For his part, Hurd picked up on cloud wins for Q4, citing full year revenue for ERP and HCM of $2.2 billion. For ERP, new logos included Intel, Johnson & Johnson, Kohl’s Department Stores and Facebook. For HCM - where he said “every win is versus Workday - full stop!” - the list includes Toyota Motor, Time Inc and Ingersoll Rand. And for platform, he pointed to AT&T which is:

moving thousands of terabytes of data to the Cloud. We have begun to migrate thousands of these databases as we speak. We expect within the fiscal year to have the AT&T data centers all connected to the Oracle Cloud, migrating this massive dataset.

Ellison added:

They’re an example of one of our largest customers that really has an intent to move the majority of their Oracle data into the cloud...AT&T is unusual because it has so many large Oracle databases. But many of our other customers, now that we have BYOL, can move their Oracle database licence from on-premise into our cloud and they just pay basically for the incremental infrastructure cost and they continue paying support on what becomes a cloud licence. That’s a very attractive value proposition for our customers, and we see large numbers of our largest customers very interested in beginning that migration process.

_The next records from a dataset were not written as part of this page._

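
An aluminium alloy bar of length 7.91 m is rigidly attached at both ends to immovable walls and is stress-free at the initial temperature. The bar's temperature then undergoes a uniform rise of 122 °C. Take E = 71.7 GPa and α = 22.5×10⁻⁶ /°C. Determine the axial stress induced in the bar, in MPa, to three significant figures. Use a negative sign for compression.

Free thermal expansion αLΔT = 22.5e-6 · 7910 · 122 = 21.71 mm.
The walls impose strain ε = −(21.71)/7910 = -2.7450e-03; σ = Eε = 71700 · -2.7450e-03 = -196.8 MPa.

-197 MPa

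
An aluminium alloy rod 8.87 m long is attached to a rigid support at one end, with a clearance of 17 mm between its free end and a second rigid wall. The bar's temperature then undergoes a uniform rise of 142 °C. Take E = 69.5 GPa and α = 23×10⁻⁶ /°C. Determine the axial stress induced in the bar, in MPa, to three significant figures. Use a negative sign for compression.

-93.8 MPa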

As for the Automous Database which came out on general release in April, that’s not yet showing up in the numbers, but Hurd says it’s case of early days:

We’re in the law of small numbers here, relative to the entire company, that have tremendous upside. But the key thing for us has been getting out products in the market.

Ellison noted that while AT&T has made a commitment to move everything in “a relatively short term”, other customers are inevitably going to take a less rapid approach:

They are buying additional options for their existing licences so they can move into the cloudand take advantage of autonomous want to move 10% of your databases from on-premise into the cloud and you want to use the Autonomous Database. Well, the Autonomous Database requires that you have the multi-tenant option and the Real Application Cluster option. So, you might have some database licences, but you might not have licensed those options.

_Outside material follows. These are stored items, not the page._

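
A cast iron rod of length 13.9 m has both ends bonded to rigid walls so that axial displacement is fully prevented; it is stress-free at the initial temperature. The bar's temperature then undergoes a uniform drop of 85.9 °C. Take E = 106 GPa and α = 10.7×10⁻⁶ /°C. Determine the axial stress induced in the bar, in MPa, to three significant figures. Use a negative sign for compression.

Free thermal expansion αLΔT = 10.7e-6 · 13900 · -85.9 = -12.78 mm.
The walls impose strain ε = −(-12.78)/13900 = 9.1913e-04; σ = Eε = 106000 · 9.1913e-04 = 97.43 MPa.

97.4 MPa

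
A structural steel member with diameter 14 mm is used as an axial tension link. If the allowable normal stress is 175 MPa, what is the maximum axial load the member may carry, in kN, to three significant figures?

26.9 kN

A = 153.9 mm².
P_max = σ_allow · A = 175 · 153.9 = 26940 N = 26.94 kN.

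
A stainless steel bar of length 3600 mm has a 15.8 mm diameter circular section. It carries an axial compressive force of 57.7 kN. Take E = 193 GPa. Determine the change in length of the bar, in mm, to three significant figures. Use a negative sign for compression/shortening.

-5.49 mm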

So you go ahead and enter into a ULA or PULA, one of these large licence agreements. You add these additional options and maybe additional database licences. And then when you have those additional options, that makes it possible for you to take advantage of the Autonomous Database services. But if you don’t want to use the autonomous services, you can still move your database into our cloud. You just don’t get the autonomous features.

The majority of interest is coming from the installed base, he added:

They’re reusing their existing licences. They’re buying additional options. They’re moving it to the Autonomous Database in the Oracle Cloud.

But there are new workloads as well:

Don’t get me wrong. The new workloads are very important to us. There are lots of cool start-ups and we’re going after those aggressively and we’re getting a lot of those. A lot of our new customers in the cloud are not existing Oracle customers, so obviously, those are new workloads, and we’re getting a lot of those.

My take

A textbook example of ‘scaring the horses’ with the changes to the reporting model making Wall Street nervous and looking for problems. While Oracle argues that the new reporting is a more accurate reflection of how the business is operating, clearly there were market watchers who got jittery about the shift - and any paranoia around transparency is going to be reflected in a share slide. While it seems that cloud growth has slowed - and that shouldn’t come as a surprise to investors - the direction of travel is still upwards. Oracle’s become used to playing a long game in the cloud, which is just as well it seems.